Fig 5. Pre-admission health conditions with the highest risk for a central nervous system diagnosis during acute COVID-19 hospitalization.

Each petal plot represents the normalized distribution (%) of patients with a pre-admission health condition (as components of the Elixhauser Comorbidity Index: e.g., neurological disorders, paralysis, or psychoses) at each healthcare system for each neurological status during acute COVID-19 hospitalization: no neurological condition (NNC), central nervous system (CNS) diagnosis, and peripheral nervous system (PNS) diagnosis. Each nested petal represents a healthcare system. The colors within each petal are sorted based on their value: the outermost color indicating the neurological status with the highest portion of patients and the innermost color indicating the neurological status with the lowest portion at each healthcare system. With n_k indicating the number of patients from healthcare system k for condition c, and n₁, n₂, and n₃ indicating the number of patients from the NNC, PNS, and CNS group, respectively, we summed patients at each system as n_k = n₁+n₂+n₃. Missing petals indicate no patient for the pre-admission health condition at a healthcare system (n_k = n₁ = n₂ = n₃ = 0). A petal containing only one color indicates that patients with a given pre-admission health condition c at that healthcare system all had the same neurological status during acute COVID-19 hospitalization (e.g., n_k = n₁ or n_k = n₂ or n_k = n₃). Using the pre-admission health condition ‘paralysis’ as an example, all patients with pre-admission paralysis at UCLA had a CNS diagnosis during acute COVID-19 hospitalization. Pediatric patients were excluded from the analysis due to low frequency of children with pre-admission health conditions.
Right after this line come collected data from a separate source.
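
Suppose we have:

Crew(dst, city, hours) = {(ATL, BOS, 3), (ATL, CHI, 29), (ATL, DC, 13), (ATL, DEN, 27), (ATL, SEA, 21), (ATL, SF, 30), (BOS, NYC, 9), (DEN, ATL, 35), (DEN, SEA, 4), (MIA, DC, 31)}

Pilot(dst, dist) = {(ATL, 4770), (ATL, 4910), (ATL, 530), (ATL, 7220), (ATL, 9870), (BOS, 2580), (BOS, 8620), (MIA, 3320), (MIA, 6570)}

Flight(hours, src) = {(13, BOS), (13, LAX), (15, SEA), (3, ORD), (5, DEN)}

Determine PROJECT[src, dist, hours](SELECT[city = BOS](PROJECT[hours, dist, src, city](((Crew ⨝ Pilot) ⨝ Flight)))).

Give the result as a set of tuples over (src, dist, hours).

{(ORD, 4770, 3), (ORD, 4910, 3), (ORD, 530, 3), (ORD, 7220, 3), (ORD, 9870, 3)}

Natural join on dst: {(ATL, BOS, 3, 4770), (ATL, BOS, 3, 4910), (ATL, BOS, 3, 530), (ATL, BOS, 3, 7220), (ATL, BOS, 3, 9870), (ATL, CHI, 29, 4770), (ATL, CHI, 29, 4910), (ATL, CHI, 29, 530), (ATL, CHI, 29, 7220), (ATL, CHI, 29, 9870), (ATL, DC, 13, 4770), (ATL, DC, 13, 4910), (ATL, DC, 13, 530), (ATL, DC, 13, 7220), (ATL, DC, 13, 9870), (ATL, DEN, 27, 4770), (ATL, DEN, 27, 4910), (ATL, DEN, 27, 530), (ATL, DEN, 27, 7220), (ATL, DEN, 27, 9870), (ATL, SEA, 21, 4770), (ATL, SEA, 21, 4910), (ATL, SEA, 21, 530), (ATL, SEA, 21, 7220), (ATL, SEA, 21, 9870), (ATL, SF, 30, 4770), (ATL, SF, 30, 4910), (ATL, SF, 30, 530), (ATL, SF, 30, 7220), (ATL, SF, 30, 9870), (BOS, NYC, 9, 2580), (BOS, NYC, 9, 8620), (MIA, DC, 31, 3320), (MIA, DC, 31, 6570)}
Natural join on hours: {(ATL, BOS, 3, 4770, ORD), (ATL, BOS, 3, 4910, ORD), (ATL, BOS, 3, 530, ORD), (ATL, BOS, 3, 7220, ORD), (ATL, BOS, 3, 9870, ORD), (ATL, DC, 13, 4770, BOS), (ATL, DC, 13, 4770, LAX), (ATL, DC, 13, 4910, BOS), (ATL, DC, 13, 4910, LAX), (ATL, DC, 13, 530, BOS), (ATL, DC, 13, 530, LAX), (ATL, DC, 13, 7220, BOS), (ATL, DC, 13, 7220, LAX), (ATL, DC, 13, 9870, BOS), (ATL, DC, 13, 9870, LAX)}
π[hours, dist, src, city]: project onto (hours, dist, src, city) → {(13, 4770, BOS, DC), (13, 4770, LAX, DC), (13, 4910, BOS, DC), (13, 4910, LAX, DC), (13, 530, BOS, DC), (13, 530, LAX, DC), (13, 7220, BOS, DC), (13, 7220, LAX, DC), (13, 9870, BOS, DC), (13, 9870, LAX, DC), (3, 4770, ORD, BOS), (3, 4910, ORD, BOS), (3, 530, ORD, BOS), (3, 7220, ORD, BOS), (3, 9870, ORD, BOS)}
σ[city = BOS]: keep tuples satisfying city = BOS → {(3, 4770, ORD, BOS), (3, 4910, ORD, BOS), (3, 530, ORD, BOS), (3, 7220, ORD, BOS), (3, 9870, ORD, BOS)}
π[src, dist, hours]: project onto (src, dist, hours) → {(ORD, 4770, 3), (ORD, 4910, 3), (ORD, 530, 3), (ORD, 7220, 3), (ORD, 9870, 3)}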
Fig 6. Covariate-adjusted Kaplan-Meier survival analysis to evaluate the time to event of each clinical endpoint stratified by neurological status during acute COVID-19 hospitalizations in adults.

At each healthcare system, we estimated covariate-adjusted Kaplan-Meier time to event curves for each health outcome and neurological group. Specifically, for each outcome, we fit the Cox proportional hazards model to the patient cohort and estimated each patient’s survival rate, which is 1 minus event rate. Importantly, the survival rate was estimated for each patient by holding each patient’s covariates constant except for the neurological status. Thus, we estimated the survival rate for each neurological group, independent of the effect of additional covariates. Lastly, for each neurological group, we averaged all patients’ estimated survival rates to generate the overall survival curve. Survival curves from each healthcare system were combined using a random-effects meta-analysis weighted by the inverse of the variance derived at each participating healthcare system. Two healthcare systems (NUH and UKFR) were excluded from the meta-analysis due to their low frequency of neurological diagnoses (< 1% of adult patients). For the discharge outcome, we demarcated the median hospital stay in days for each neurological group. Due to a lower event rate for mortality, we demarcated the survival probability of the 90^th percentile for both the CNS and NNC groups. As the PNS group had <10% mortality, its survival probability was not demarcated. The table depicts the estimated total number of patients across all healthcare systems who were at risk at 0, 30, 60 and 90-day timepoints, where day 0 is the index date of the first COVID-19 hospitalization. Risk = the total number of patients who were still at risk for the event at a given time point. Event = total cumulative number of patients who experienced discharge or mortality by a given time point.